AI will surely do exactly this to science. It will accelerate the best researchers but also amplify the worst tendencies. It will generate insight and bullshit in roughly equal measure.
Welcome to the era of science slop!
Given the sad state of affairs in this field before automated science slop generation came along, I think Oppenheim is being far too optimistic. There currently is no mechanism to recognize and suppress bullshit in this area, together with strong pressures to produce more bullshit. I hope that I’m wrong, but I fear we’re about to be inundated with a tsunami of slop which will bury the field completely.


I haven’t had time to read the Steve’s paper in detail (or Jonathan’s response) but I think calling it nonsense is somewhat harsh and it’s not what Jon meant to say. I’ve spent a lot of time with GPT Pro in the past months and it has indeed gotten quite good at physics, though it still lacks originality (and has a bad habit of guessing maths rather than actually doing calculations). But either way you look at it, the progress in the past year has been dramatic. It’s gone from basically completely useless, unable to even correctly parse latex, to being mostly correct.
It is foreseeable that we will go through an AI slop period in the foundations in the coming year or two, but personally I think it’s a good thing because it’s basically a reductio ad absurdum for the idiotic theory-production machine that has been going on for the past decades. We’re so-so close now to automating the “invention” of dark sectors or modified gravities and cranking out the maths in a ready-to-submit format, and that stuff is going to flood the arXiv and journals in the years to come before, hopefully, we will finally see journals put an end to this and refuse to publish the stuff (which should have happened 20 years ago).
Regardless of the veracity of the core idea, Hsu doesn’t acknowledge the role of the AI LLM assistance in the main paper in its generation of the research direction.
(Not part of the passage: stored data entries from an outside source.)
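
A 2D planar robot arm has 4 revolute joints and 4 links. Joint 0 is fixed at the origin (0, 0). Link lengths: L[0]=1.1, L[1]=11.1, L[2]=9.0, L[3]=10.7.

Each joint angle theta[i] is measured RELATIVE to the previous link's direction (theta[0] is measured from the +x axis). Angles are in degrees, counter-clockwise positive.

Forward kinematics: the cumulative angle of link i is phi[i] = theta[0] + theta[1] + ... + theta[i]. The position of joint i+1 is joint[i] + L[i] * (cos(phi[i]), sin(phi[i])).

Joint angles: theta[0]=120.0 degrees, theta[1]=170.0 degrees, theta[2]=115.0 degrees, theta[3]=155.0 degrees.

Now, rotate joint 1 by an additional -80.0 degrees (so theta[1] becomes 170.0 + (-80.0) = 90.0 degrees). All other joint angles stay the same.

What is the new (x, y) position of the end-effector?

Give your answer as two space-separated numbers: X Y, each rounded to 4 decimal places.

Answer: -8.1405 -0.4931

Derivation:
joint[0] = (0.0000, 0.0000)  (base)
link 0: phi[0] = 120 = 120 deg
  cos(120 deg) = -0.5000, sin(120 deg) = 0.8660
  joint[1] = (0.0000, 0.0000) + 1.1 * (-0.5000, 0.8660) = (0.0000 + -0.5500, 0.0000 + 0.9526) = (-0.5500, 0.9526)
link 1: phi[1] = 120 + 90 = 210 deg
  cos(210 deg) = -0.8660, sin(210 deg) = -0.5000
  joint[2] = (-0.5500, 0.9526) + 11.1 * (-0.8660, -0.5000) = (-0.5500 + -9.6129, 0.9526 + -5.5500) = (-10.1629, -4.5974)
link 2: phi[2] = 120 + 90 + 115 = 325 deg
  cos(325 deg) = 0.8192, sin(325 deg) = -0.5736
  joint[3] = (-10.1629, -4.5974) + 9 * (0.8192, -0.5736) = (-10.1629 + 7.3724, -4.5974 + -5.1622) = (-2.7905, -9.7596)
link 3: phi[3] = 120 + 90 + 115 + 155 = 480 deg
  cos(480 deg) = -0.5000, sin(480 deg) = 0.8660
  joint[4] = (-2.7905, -9.7596) + 10.7 * (-0.5000, 0.8660) = (-2.7905 + -5.3500, -9.7596 + 9.2665) = (-8.1405, -0.4931)
End effector: (-8.1405, -0.4931)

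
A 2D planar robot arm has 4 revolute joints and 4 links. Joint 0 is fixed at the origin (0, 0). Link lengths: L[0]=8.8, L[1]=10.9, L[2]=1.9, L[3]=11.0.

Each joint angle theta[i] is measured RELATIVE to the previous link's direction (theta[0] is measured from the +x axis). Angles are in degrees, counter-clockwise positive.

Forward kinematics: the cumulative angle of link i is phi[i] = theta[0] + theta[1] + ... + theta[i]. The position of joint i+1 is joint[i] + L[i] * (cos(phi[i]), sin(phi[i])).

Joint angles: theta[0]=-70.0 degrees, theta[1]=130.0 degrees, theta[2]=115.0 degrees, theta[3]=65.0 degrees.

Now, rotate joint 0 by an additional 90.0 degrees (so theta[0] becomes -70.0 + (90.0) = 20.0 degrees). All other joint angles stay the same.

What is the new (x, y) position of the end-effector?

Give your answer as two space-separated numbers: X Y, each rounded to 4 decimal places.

joint[0] = (0.0000, 0.0000)  (base)
link 0: phi[0] = 20 = 20 deg
  cos(20 deg) = 0.9397, sin(20 deg) = 0.3420
  joint[1] = (0.0000, 0.0000) + 8.8 * (0.9397, 0.3420) = (0.0000 + 8.2693, 0.0000 + 3.0098) = (8.2693, 3.0098)
link 1: phi[1] = 20 + 130 = 150 deg
  cos(150 deg) = -0.8660, sin(150 deg) = 0.5000
  joint[2] = (8.2693, 3.0098) + 10.9 * (-0.8660, 0.5000) = (8.2693 + -9.4397, 3.0098 + 5.4500) = (-1.1704, 8.4598)
link 2: phi[2] = 20 + 130 + 115 = 265 deg
  cos(265 deg) = -0.0872, sin(265 deg) = -0.9962
  joint[3] = (-1.1704, 8.4598) + 1.9 * (-0.0872, -0.9962) = (-1.1704 + -0.1656, 8.4598 + -1.8928) = (-1.3360, 6.5670)
link 3: phi[3] = 20 + 130 + 115 + 65 = 330 deg
  cos(330 deg) = 0.8660, sin(330 deg) = -0.5000
  joint[4] = (-1.3360, 6.5670) + 11 * (0.8660, -0.5000) = (-1.3360 + 9.5263, 6.5670 + -5.5000) = (8.1903, 1.0670)
End effector: (8.1903, 1.0670)

Answer: 8.1903 1.0670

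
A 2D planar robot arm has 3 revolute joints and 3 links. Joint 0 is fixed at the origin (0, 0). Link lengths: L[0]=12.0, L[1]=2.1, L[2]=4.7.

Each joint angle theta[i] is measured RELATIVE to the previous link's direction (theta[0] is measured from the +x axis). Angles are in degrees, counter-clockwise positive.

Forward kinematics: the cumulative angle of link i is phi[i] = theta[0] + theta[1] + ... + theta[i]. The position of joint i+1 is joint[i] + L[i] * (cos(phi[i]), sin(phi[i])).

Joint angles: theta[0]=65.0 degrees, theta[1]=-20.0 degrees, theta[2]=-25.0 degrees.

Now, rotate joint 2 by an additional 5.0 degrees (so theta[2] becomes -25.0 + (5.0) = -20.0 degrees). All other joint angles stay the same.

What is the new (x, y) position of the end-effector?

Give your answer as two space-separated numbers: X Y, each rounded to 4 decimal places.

Answer: 10.8160 14.3469

Derivation:
joint[0] = (0.0000, 0.0000)  (base)
link 0: phi[0] = 65 = 65 deg
  cos(65 deg) = 0.4226, sin(65 deg) = 0.9063
  joint[1] = (0.0000, 0.0000) + 12 * (0.4226, 0.9063) = (0.0000 + 5.0714, 0.0000 + 10.8757) = (5.0714, 10.8757)
link 1: phi[1] = 65 + -20 = 45 deg
  cos(45 deg) = 0.7071, sin(45 deg) = 0.7071
  joint[2] = (5.0714, 10.8757) + 2.1 * (0.7071, 0.7071) = (5.0714 + 1.4849, 10.8757 + 1.4849) = (6.5563, 12.3606)
link 2: phi[2] = 65 + -20 + -20 = 25 deg
  cos(25 deg) = 0.9063, sin(25 deg) = 0.4226
  joint[3] = (6.5563, 12.3606) + 4.7 * (0.9063, 0.4226) = (6.5563 + 4.2596, 12.3606 + 1.9863) = (10.8160, 14.3469)
End effector: (10.8160, 14.3469)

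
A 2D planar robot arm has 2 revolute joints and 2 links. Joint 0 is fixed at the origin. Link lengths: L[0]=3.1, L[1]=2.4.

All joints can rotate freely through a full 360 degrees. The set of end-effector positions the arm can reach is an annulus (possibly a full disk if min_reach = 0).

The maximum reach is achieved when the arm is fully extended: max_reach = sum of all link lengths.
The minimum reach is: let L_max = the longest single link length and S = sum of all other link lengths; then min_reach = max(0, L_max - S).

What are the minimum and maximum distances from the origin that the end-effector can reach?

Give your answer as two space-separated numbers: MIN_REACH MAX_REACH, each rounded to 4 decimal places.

Link lengths: [3.1, 2.4]
max_reach = 3.1 + 2.4 = 5.5
L_max = max([3.1, 2.4]) = 3.1
S (sum of others) = 5.5 - 3.1 = 2.4
min_reach = max(0, 3.1 - 2.4) = max(0, 0.7) = 0.7

Answer: 0.7000 5.5000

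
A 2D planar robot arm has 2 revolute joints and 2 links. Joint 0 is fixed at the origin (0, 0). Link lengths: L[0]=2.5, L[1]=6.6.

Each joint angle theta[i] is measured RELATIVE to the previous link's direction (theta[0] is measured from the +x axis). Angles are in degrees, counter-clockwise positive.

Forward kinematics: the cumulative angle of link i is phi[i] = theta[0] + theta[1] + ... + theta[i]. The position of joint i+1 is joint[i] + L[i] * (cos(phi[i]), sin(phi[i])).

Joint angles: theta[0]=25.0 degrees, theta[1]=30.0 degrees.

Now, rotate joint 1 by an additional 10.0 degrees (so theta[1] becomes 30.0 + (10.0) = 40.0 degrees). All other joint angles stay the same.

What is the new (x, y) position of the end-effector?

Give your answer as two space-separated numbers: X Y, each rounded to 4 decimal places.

joint[0] = (0.0000, 0.0000)  (base)
link 0: phi[0] = 25 = 25 deg
  cos(25 deg) = 0.9063, sin(25 deg) = 0.4226
  joint[1] = (0.0000, 0.0000) + 2.5 * (0.9063, 0.4226) = (0.0000 + 2.2658, 0.0000 + 1.0565) = (2.2658, 1.0565)
link 1: phi[1] = 25 + 40 = 65 deg
  cos(65 deg) = 0.4226, sin(65 deg) = 0.9063
  joint[2] = (2.2658, 1.0565) + 6.6 * (0.4226, 0.9063) = (2.2658 + 2.7893, 1.0565 + 5.9816) = (5.0550, 7.0382)
End effector: (5.0550, 7.0382)

Answer: 5.0550 7.0382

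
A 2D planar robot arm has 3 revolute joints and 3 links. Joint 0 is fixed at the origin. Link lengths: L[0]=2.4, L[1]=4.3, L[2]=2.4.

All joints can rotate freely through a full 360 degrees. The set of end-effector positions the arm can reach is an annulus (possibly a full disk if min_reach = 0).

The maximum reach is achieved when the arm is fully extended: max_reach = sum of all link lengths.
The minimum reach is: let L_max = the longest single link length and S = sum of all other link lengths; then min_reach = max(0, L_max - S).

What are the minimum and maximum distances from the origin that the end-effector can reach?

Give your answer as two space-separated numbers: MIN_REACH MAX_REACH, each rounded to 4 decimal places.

Link lengths: [2.4, 4.3, 2.4]
max_reach = 2.4 + 4.3 + 2.4 = 9.1
L_max = max([2.4, 4.3, 2.4]) = 4.3
S (sum of others) = 9.1 - 4.3 = 4.8
min_reach = max(0, 4.3 - 4.8) = max(0, -0.5) = 0

Answer: 0.0000 9.1000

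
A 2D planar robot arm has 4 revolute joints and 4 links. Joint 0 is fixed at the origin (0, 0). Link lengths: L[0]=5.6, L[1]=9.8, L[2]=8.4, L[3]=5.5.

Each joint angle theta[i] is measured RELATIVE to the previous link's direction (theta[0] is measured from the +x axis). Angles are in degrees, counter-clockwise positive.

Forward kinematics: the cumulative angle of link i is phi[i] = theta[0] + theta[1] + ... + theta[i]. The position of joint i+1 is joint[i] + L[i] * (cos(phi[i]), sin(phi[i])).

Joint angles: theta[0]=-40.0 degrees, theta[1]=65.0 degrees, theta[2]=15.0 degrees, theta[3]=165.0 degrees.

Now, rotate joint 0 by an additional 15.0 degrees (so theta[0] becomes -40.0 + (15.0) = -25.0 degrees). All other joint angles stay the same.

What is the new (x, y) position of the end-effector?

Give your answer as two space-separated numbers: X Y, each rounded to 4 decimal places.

joint[0] = (0.0000, 0.0000)  (base)
link 0: phi[0] = -25 = -25 deg
  cos(-25 deg) = 0.9063, sin(-25 deg) = -0.4226
  joint[1] = (0.0000, 0.0000) + 5.6 * (0.9063, -0.4226) = (0.0000 + 5.0753, 0.0000 + -2.3667) = (5.0753, -2.3667)
link 1: phi[1] = -25 + 65 = 40 deg
  cos(40 deg) = 0.7660, sin(40 deg) = 0.6428
  joint[2] = (5.0753, -2.3667) + 9.8 * (0.7660, 0.6428) = (5.0753 + 7.5072, -2.3667 + 6.2993) = (12.5826, 3.9327)
link 2: phi[2] = -25 + 65 + 15 = 55 deg
  cos(55 deg) = 0.5736, sin(55 deg) = 0.8192
  joint[3] = (12.5826, 3.9327) + 8.4 * (0.5736, 0.8192) = (12.5826 + 4.8180, 3.9327 + 6.8809) = (17.4006, 10.8135)
link 3: phi[3] = -25 + 65 + 15 + 165 = 220 deg
  cos(220 deg) = -0.7660, sin(220 deg) = -0.6428
  joint[4] = (17.4006, 10.8135) + 5.5 * (-0.7660, -0.6428) = (17.4006 + -4.2132, 10.8135 + -3.5353) = (13.1874, 7.2782)
End effector: (13.1874, 7.2782)

Answer: 13.1874 7.2782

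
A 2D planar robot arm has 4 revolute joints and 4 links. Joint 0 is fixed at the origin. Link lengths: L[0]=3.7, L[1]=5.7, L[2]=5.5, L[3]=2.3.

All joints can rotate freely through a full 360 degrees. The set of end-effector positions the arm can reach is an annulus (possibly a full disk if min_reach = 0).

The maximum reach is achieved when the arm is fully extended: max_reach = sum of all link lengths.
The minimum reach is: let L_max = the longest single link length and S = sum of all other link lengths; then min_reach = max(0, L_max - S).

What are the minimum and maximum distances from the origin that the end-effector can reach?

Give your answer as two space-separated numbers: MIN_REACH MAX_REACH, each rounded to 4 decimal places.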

I found it surprising that he then explains that role in a separate paper, but apparently carefully avoids it in the main paper, mentioning only peripheral uses of AI assistance in the acknowledgments section. I’d have thought would be a violation of the journal’s rules around acknowledgment.
Sabine,
I just don’t see how this is going to lead to journal reviewers or the field in general changing and, finally after all these years, turning around and starting to be able to distinguish between what’s worthless and what’s worthwhile. It seems more likely that it’s just going to finish off the field for good.
Gary Ruben,
Some people have argued that Hsu should have listed the LLM as a co-author.
Hsu is now an AI entrepreneur and motivated to sell the story of “AI can now do theoretical physics”. Others out there are motivated to get lots of papers in their name written, so will do the same thing as him, but not acknowledge the LLM role.
Peter,
Another development is much worse. I can testify that at least one journal has started using AI to generate “referee” reports, so that it needs to find fewer real referees. This has happened to me a few months ago. And it was a large publisher.
This development – maybe we should call it “referee slop” – explains the high article processing charges that at least this publisher demands. But this is not what an author wants. And this is not good for theoretical physics.
Calling the GPT5 paper “nonsense” is accurate, not harsh.
A paper that purports to show one thing but uses criteria for showing something else is nothing if not nonsense. It demonstrates lack of understanding (by both the bot and the human author) of what was written.
That it might have accurately reproduced some other physics in the process is irrelevant.